Los portazos son nuestro único medio de comunicación y mis manías, interminables bulevares en reparación. Ya no es notorio si está pagado el televisor o si la lámpara del cuarto ya encendió.
¡Qué equivocada soy! Digo soy porque, como en programación, estoy propensa a ser un error, al faltarme algo, al agregar algo... al cambiar algo. Todo cambio está sujeto a condiciones, a arriesgarse que lo que funcionaba hace un minuto, por un punto, por una letra, por un igual: no funcione.

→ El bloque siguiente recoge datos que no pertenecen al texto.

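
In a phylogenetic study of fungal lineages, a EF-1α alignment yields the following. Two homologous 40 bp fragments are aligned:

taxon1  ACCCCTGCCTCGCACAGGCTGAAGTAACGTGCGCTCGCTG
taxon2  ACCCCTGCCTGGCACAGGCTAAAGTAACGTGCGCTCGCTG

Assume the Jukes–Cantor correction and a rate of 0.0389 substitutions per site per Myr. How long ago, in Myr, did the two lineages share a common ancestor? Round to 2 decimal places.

0.67

The sequences differ at 2 of 40 sites (11, 21), so p = 2/40 = 0.05.
d = −(3/4) ln(1 − 4p/3) = −0.75 ln(1 − 0.066667) = −0.75 ln(0.933333)
  = −0.75 × (-0.068993) = 0.051745 substitutions/site.
Under a molecular clock d = 2μt, so t = d/(2μ) = 0.051745 / (2 × 0.0389) = 0.67 Myr.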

La prohibición se hace posible y se arriesga la reputación por un simple momento que ojalá y valga la pena. La vida se vuelve un retortijón por no ser descubierto (aunque no sea nada malo realmente, pero el que sea prohibido lo vuelve malo en apariencia) similar al momento en que te percatás que olvidaste la calculadora y es día de parcial de matemática o física... ¡así de lindo! Es decir, viene a vos un sentimiento que te dice que no te queda de otra que pensar y como pocas veces, necesitás tener seguridad en vos, en lo que creés, en lo que sabés y sobretodo: en lo que hacés... el mismo malestar estomacal.
No lo entiendo todo, por eso todo no me entiende; porque no hay nada que entender.
Son las 8:29 y nadie viene, alguien apagó el ventilador, una moto estruenda en la calle, la luz jamás se encendió y la puerta no para de hablar.